Вдалеке звучал бесконечно прекрасный голос: мудрый и ужасный голос. Это Древний Бог Уртемиэль, искаженный Скверной и ставший Архидемоном. Бог Красоты, их новый Бог: его голос слаще всего на свете, прекрасней, чем голос могучего Первого, Думата. Их Бог поведёт их вверх, на залитые солнцем земли, чтобы убивать и пожирать, забрать всё, что принадлежит им, обратно в своё тёмное царство. Великолепный голос пел команды, и вдалеке ему вторили женские крики. Они сделают то, что должны, то, что они делали раньше, и делали хорошо…
Мёртвые рвы отступили и Бронвин оказалась в хорошо знакомой комнате. Это был настоящий сон, сон, а не видение скверны. Её тело расслабилось, погружаясь в знакомую обстановку.
Она сидит на вышитой скамеечке перед камином и расчесывает волосы, ожидая его. Идет дождь, вода стекает по стрельчатому окну. Сладкий звук: звук теплого огня превращается в музыку безопасности и комфорта.
Он входит, свирепый и яркий, как падающая звезда. Он ищет взглядом сидящую у камина Бронвин, и она ждёт его взгляд, чтобы увидеть, как он смягчается — только для неё.
Вместо этого он шагает вперед и хватает её за запястья, не заботясь о причиняемой боли. Он тащит её к широкому письменному столу и швыряет перед ней бумаги. Его глаза — ледяные осколки гнева и подозрений.

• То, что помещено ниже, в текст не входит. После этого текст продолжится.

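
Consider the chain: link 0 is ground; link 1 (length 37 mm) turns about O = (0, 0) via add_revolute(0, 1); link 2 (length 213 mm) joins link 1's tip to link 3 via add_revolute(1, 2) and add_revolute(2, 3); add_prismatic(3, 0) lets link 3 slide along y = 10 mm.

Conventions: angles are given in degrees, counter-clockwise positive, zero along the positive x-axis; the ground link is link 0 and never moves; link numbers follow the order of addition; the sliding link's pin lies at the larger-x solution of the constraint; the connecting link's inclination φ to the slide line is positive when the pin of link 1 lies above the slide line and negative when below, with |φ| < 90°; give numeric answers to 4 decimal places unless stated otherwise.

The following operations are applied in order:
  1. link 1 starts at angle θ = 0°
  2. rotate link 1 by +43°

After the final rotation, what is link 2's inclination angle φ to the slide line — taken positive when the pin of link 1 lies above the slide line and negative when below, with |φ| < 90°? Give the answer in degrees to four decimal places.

geometry: r = 37 mm, L = 213 mm, e = 10 mm; θ starts at 0°
rotate link 1 by +43°: θ ← 0° +43° = 43°
h = r sin θ − e = 25.233939 − 10 = 15.233939
sin φ = h / L = 15.233939 / 213 = 0.07152084
φ = arcsin(0.07152084) = 4.101344°

4.1013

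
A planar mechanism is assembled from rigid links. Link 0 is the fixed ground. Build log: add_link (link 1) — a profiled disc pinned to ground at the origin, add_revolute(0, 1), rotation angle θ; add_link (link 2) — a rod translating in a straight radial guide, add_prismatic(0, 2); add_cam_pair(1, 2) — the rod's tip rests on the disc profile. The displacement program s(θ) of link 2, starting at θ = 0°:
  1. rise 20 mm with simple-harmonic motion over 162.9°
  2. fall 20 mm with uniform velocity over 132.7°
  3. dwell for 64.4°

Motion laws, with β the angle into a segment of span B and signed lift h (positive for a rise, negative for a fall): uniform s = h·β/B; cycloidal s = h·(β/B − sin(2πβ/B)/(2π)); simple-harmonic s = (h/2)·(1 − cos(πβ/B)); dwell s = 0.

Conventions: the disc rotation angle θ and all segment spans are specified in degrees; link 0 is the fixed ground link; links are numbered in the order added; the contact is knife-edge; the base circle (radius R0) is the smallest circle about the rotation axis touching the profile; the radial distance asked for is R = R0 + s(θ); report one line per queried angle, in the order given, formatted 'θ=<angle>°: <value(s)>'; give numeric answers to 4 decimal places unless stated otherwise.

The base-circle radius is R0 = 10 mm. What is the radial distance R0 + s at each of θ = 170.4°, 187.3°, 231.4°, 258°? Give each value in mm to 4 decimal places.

seg 1 [0°–162.9°] simple-harmonic, h=20: full span → s += 20 → s = 20.0000
seg 2 [162.9°–295.6°] uniform, h=-20: θ=170.4° here. β=7.5, B=132.7. -20·7.5/132.7 = -1.1304 → s = 18.8696
seg 2 [162.9°–295.6°] uniform, h=-20: θ=187.3° here. β=24.4, B=132.7. -20·24.4/132.7 = -3.6775 → s = 16.3225
seg 2 [162.9°–295.6°] uniform, h=-20: θ=231.4° here. β=68.5, B=132.7. -20·68.5/132.7 = -10.3240 → s = 9.6760
seg 2 [162.9°–295.6°] uniform, h=-20: θ=258° here. β=95.1, B=132.7. -20·95.1/132.7 = -14.3331 → s = 5.6669
θ=170.4°: R = R0 + s = 10 + 18.8696 = 28.8696
θ=187.3°: R = R0 + s = 10 + 16.3225 = 26.3225
θ=231.4°: R = R0 + s = 10 + 9.6760 = 19.6760
θ=258°: R = R0 + s = 10 + 5.6669 = 15.6669

θ=170.4°: 28.8696
θ=187.3°: 26.3225
θ=231.4°: 19.6760
θ=258°: 15.6669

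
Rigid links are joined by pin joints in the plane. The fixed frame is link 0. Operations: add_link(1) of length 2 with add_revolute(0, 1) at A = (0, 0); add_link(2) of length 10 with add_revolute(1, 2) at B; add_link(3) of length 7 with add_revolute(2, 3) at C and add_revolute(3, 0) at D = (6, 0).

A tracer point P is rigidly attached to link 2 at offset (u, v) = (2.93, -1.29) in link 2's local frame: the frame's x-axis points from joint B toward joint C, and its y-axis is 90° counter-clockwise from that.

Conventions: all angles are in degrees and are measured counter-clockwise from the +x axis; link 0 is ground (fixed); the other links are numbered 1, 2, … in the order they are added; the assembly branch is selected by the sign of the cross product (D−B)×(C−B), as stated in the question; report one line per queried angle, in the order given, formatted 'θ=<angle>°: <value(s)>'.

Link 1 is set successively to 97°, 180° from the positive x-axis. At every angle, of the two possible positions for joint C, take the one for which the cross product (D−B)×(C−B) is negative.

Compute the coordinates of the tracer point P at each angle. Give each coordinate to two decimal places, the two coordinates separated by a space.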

Его губы двигаются, обвиняя её в шпионаже и предательстве…
И ворчание гарлока в сантиметрах от её лица…
— Проклятье! — Бронвин проснулась и уставилась на тусклый бархат полога. — Сон, — пробормотала она и повернулась, тут же позабыв обо всем. — Плохой сон…
Когда она вновь открыла глаза, полог был зеленым, как молодая листва. Она вздрогнула от резкого света и легла обратно на подушку.